Discouragement is something that affects everyone. No person of a specific race, gender, orientation, religion or philosophy is exempt from feeling crushing angst while pouting around an empty living space. Thus, when someone inevitably encounters a discouraged friend, they try various ways of making them feel better, be it in the form of kind words, alternative activities, or listening.
In the Christian culture I have been a part of for the past six years, one refrain always stands out to me. It is common in those times of great discouragement and struggle to hear the phrase (or something akin to it), "If you are struggling a lot now, it is only because God has something great prepared for you." This also takes the form of, "Satan isn't going to attack you so much unless God has something big planned for your life."
If you are not a Christian, you may have heard some kind of an equivalent.
Now, I am not saying that these statements are without help or use. I know a lot of people to whom they've been a great encouragement. I am also not saying they are untrue. At the very least, the statements pertaining to Christianity draw on Scripture passages such as 1 Corinthians 2:9 and Romans 8:28. I affirm the truth of those.
As for their secular equivalents, humans are capable of some amazing things, and often our heroes have achieved those amazing things amidst intense hardship (George Washington, Vincent Van Gogh, Rosa Parks, and Martin Luther King Jr., just to name a few).
Nonetheless, these statements meant to be encouraging, often mean trouble for me.
As someone with abounding struggles with addiction, mental illness, sickness and shame, I have often heard those kinds of phrases. They did, and do, help me for a time, especially to help me realize once again that I have a purpose.
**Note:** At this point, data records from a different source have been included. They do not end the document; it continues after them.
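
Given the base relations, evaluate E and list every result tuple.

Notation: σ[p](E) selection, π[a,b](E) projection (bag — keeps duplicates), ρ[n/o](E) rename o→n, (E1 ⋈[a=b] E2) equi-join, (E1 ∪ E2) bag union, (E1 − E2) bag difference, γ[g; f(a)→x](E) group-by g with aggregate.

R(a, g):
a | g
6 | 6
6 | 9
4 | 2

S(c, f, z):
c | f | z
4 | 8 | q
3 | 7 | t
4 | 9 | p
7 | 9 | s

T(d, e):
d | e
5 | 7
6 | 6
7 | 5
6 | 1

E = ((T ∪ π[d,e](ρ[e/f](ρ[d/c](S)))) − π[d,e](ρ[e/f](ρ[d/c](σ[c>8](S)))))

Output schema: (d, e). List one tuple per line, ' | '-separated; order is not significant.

Subexpression sizes:
  T → 4
  S → 4
  ρ[d/c](S) → 4
  ρ[e/f](ρ[d/c](S)) → 4
  π[d,e](ρ[e/f](ρ[d/c](S))) → 4
  (T ∪ π[d,e](ρ[e/f](ρ[d/c](S)))) → 8
  S → 4
  σ[c>8](S) → 0
  ρ[d/c](σ[c>8](S)) → 0
  ρ[e/f](ρ[d/c](σ[c>8](S))) → 0
  π[d,e](ρ[e/f](ρ[d/c](σ[c>8](S)))) → 0
  ((T ∪ π[d,e](ρ[e/f](ρ[d/c](S)))) − π[d,e](ρ[e/f](ρ[d/c](σ[c>8](S))))) → 8

== RESULT ==
d | e
3 | 7
4 | 8
4 | 9
5 | 7
6 | 1
6 | 6
7 | 5
7 | 9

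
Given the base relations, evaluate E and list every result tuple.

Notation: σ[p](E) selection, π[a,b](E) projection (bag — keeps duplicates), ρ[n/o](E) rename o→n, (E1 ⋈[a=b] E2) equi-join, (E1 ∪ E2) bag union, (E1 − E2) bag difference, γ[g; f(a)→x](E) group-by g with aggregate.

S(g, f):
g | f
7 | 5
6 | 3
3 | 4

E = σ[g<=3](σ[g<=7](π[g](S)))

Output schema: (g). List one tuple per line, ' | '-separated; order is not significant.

Stepwise |·|:
  S → 3
  π[g](S) → 3
  σ[g<=7](π[g](S)) → 3
  σ[g<=3](σ[g<=7](π[g](S))) → 1

== RESULT ==
g
3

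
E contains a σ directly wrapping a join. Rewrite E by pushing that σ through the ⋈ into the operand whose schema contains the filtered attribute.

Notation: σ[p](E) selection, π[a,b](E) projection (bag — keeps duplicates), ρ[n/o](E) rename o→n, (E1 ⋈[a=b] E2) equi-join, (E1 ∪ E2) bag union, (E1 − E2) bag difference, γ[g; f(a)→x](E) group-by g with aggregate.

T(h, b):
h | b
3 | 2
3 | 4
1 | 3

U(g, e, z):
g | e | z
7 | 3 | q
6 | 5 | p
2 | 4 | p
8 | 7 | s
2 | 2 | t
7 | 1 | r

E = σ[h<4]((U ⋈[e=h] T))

σ filters on h, owned by the right side.
E' = (U ⋈[e=h] σ[h<4](T))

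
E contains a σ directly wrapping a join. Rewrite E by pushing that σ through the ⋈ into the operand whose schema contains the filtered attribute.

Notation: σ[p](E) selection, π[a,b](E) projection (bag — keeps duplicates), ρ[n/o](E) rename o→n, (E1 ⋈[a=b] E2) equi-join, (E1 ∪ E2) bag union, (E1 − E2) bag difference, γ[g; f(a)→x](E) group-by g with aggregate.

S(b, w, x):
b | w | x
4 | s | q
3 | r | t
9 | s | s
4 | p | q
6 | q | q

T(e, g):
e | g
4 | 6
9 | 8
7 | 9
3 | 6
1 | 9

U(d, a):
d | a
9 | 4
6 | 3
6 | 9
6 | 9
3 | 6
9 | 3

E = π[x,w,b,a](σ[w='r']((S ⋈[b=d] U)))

σ filters on w, owned by the left side.
E' = π[x,w,b,a]((σ[w='r'](S) ⋈[b=d] U))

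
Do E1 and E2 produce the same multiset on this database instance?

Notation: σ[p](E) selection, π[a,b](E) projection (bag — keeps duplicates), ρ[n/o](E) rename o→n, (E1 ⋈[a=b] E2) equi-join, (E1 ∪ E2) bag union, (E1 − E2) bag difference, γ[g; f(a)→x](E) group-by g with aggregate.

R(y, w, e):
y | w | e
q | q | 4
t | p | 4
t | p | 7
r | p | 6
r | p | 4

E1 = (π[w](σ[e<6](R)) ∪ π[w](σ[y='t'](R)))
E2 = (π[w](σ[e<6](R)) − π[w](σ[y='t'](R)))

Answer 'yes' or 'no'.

E1 stepwise |·|:
  R → 5
  σ[e<6](R) → 3
  π[w](σ[e<6](R)) → 3
  R → 5
  σ[y='t'](R) → 2
  π[w](σ[y='t'](R)) → 2
  (π[w](σ[e<6](R)) ∪ π[w](σ[y='t'](R))) → 5
E2 stepwise |·|:
  R → 5
  σ[e<6](R) → 3
  π[w](σ[e<6](R)) → 3
  R → 5
  σ[y='t'](R) → 2
  π[w](σ[y='t'](R)) → 2
  (π[w](σ[e<6](R)) − π[w](σ[y='t'](R))) → 1

E1 result:
w
p
p
p
p
q
E2 result:
w
q
Witness: ('p',) appears 4× in E1 but 0× in E2.

no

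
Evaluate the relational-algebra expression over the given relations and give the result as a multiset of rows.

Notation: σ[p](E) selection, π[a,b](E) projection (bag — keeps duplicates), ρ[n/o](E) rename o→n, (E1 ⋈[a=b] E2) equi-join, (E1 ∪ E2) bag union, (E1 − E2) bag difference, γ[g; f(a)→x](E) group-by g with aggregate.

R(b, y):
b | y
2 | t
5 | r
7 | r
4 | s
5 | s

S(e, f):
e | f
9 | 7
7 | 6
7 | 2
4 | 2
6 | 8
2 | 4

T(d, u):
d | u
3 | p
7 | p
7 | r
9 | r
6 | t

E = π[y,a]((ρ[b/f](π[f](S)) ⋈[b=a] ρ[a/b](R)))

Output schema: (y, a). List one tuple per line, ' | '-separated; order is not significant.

Row counts bottom-up:
  S → 6
  π[f](S) → 6
  ρ[b/f](π[f](S)) → 6
  R → 5
  ρ[a/b](R) → 5
  (ρ[b/f](π[f](S)) ⋈[b=a] ρ[a/b](R)) → 4
  π[y,a]((ρ[b/f](π[f](S)) ⋈[b=a] ρ[a/b](R))) → 4

== RESULT ==
y | a
r | 7
s | 4
t | 2
t | 2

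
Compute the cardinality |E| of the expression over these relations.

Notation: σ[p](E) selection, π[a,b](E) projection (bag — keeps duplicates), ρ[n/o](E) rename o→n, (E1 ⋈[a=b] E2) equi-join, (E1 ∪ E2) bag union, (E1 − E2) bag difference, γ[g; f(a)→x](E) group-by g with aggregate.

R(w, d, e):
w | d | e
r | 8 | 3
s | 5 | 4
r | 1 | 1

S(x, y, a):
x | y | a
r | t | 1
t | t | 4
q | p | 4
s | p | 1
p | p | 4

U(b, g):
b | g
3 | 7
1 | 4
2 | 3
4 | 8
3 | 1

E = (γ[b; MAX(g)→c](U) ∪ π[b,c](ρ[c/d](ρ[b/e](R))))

Subexpression sizes:
  U → 5
  γ[b; MAX(g)→c](U) → 4
  R → 3
  ρ[b/e](R) → 3
  ρ[c/d](ρ[b/e](R)) → 3
  π[b,c](ρ[c/d](ρ[b/e](R))) → 3
  (γ[b; MAX(g)→c](U) ∪ π[b,c](ρ[c/d](ρ[b/e](R)))) → 7

|E| = 7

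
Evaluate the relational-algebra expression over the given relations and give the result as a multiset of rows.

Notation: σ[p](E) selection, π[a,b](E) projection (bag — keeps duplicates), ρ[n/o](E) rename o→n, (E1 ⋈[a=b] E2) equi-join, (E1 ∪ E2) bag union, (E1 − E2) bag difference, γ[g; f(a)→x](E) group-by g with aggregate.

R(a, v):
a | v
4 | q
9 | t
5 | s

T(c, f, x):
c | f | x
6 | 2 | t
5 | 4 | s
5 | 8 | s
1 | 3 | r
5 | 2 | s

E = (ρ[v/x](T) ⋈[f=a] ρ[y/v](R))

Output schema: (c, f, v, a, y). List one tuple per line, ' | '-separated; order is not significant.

Row counts bottom-up:
  T → 5
  ρ[v/x](T) → 5
  R → 3
  ρ[y/v](R) → 3
  (ρ[v/x](T) ⋈[f=a] ρ[y/v](R)) → 1

== RESULT ==
c | f | v | a | y
5 | 4 | s | 4 | q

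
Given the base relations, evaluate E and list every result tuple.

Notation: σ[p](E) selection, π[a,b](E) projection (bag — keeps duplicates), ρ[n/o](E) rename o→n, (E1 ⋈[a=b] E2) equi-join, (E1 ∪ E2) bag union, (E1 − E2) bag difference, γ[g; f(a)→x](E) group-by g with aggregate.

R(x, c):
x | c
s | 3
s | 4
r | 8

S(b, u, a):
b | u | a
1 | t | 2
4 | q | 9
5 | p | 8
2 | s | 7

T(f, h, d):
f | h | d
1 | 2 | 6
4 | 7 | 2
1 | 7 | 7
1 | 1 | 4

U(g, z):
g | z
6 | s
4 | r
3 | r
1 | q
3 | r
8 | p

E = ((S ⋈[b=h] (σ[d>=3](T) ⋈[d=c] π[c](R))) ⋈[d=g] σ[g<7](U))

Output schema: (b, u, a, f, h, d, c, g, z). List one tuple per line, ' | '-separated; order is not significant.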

Afterwards, however, they start to weave themselves into my thought patterns and suddenly, I am the college senior unable to decide between post-undergrad options because I don't feel as if the things I want to do are significant, and the things I think are significant are not the things I want to do.
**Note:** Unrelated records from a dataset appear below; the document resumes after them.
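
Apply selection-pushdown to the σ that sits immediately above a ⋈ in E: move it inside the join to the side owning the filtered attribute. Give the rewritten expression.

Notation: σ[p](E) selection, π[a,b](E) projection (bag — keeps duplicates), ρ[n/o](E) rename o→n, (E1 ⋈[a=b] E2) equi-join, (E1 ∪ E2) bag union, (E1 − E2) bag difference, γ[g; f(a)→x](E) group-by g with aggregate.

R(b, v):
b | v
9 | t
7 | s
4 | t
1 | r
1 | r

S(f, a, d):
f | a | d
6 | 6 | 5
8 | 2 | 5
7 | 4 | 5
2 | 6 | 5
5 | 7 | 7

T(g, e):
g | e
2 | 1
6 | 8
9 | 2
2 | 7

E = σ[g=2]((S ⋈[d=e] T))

σ filters on g, owned by the right side.
E' = (S ⋈[d=e] σ[g=2](T))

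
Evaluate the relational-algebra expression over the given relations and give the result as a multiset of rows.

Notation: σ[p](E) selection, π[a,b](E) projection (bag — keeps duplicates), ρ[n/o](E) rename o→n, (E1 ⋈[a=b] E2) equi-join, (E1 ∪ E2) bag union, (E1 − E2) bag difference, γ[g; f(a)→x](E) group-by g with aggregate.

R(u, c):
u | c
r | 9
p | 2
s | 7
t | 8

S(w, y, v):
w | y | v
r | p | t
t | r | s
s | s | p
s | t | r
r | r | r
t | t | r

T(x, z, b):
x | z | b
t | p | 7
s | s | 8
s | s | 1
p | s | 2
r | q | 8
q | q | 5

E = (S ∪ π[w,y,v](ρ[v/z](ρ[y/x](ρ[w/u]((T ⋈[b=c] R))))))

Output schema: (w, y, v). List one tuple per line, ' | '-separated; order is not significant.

Subexpression sizes:
  S → 6
  T → 6
  R → 4
  (T ⋈[b=c] R) → 4
  ρ[w/u]((T ⋈[b=c] R)) → 4
  ρ[y/x](ρ[w/u]((T ⋈[b=c] R))) → 4
  ρ[v/z](ρ[y/x](ρ[w/u]((T ⋈[b=c] R)))) → 4
  π[w,y,v](ρ[v/z](ρ[y/x](ρ[w/u]((T ⋈[b=c] R))))) → 4
  (S ∪ π[w,y,v](ρ[v/z](ρ[y/x](ρ[w/u]((T ⋈[b=c] R)))))) → 10

== RESULT ==
w | y | v
p | p | s
r | p | t
r | r | r
s | s | p
s | t | p
s | t | r
t | r | q
t | r | s
t | s | s
t | t | r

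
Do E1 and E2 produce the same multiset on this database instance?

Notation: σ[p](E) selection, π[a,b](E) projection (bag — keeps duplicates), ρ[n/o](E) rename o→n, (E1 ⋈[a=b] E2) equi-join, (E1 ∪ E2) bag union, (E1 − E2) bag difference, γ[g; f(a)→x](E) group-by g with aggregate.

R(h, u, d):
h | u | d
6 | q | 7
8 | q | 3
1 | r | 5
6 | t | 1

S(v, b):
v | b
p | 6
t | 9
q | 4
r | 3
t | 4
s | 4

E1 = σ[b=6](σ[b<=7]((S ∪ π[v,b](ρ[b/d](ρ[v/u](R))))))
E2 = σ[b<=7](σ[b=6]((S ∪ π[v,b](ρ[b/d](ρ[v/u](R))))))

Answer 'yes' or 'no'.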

I am not saying this is a normal experience. One of my professors once explained to the class about a girl who constantly received compliments regarding her appearance, which actually exacerbated an eating disorder because of the standard she felt she had to live up to. Perhaps my experience is not normal—really, I don't have the data to prove either way—but it is my experience.
As I continue to venture out into the future, one of the places I am daring to go in my mind is a radical place of self-confidence and trust in God—not others.
At the end of the day, their words come from kind, but limited hearts. Their phrases are sentences, and not prophesies. I don't have to live up to the standard set by them, because, really, they are not the ones who get to set the standards.
It is hard getting to that place of confidence and acceptance. It is even more difficult to stay there. But, for now, I am getting used to the idea that I don't have to keep trying to do amazing things—I can follow God with what I have and let Him decide what He wants to make of it, however big or small.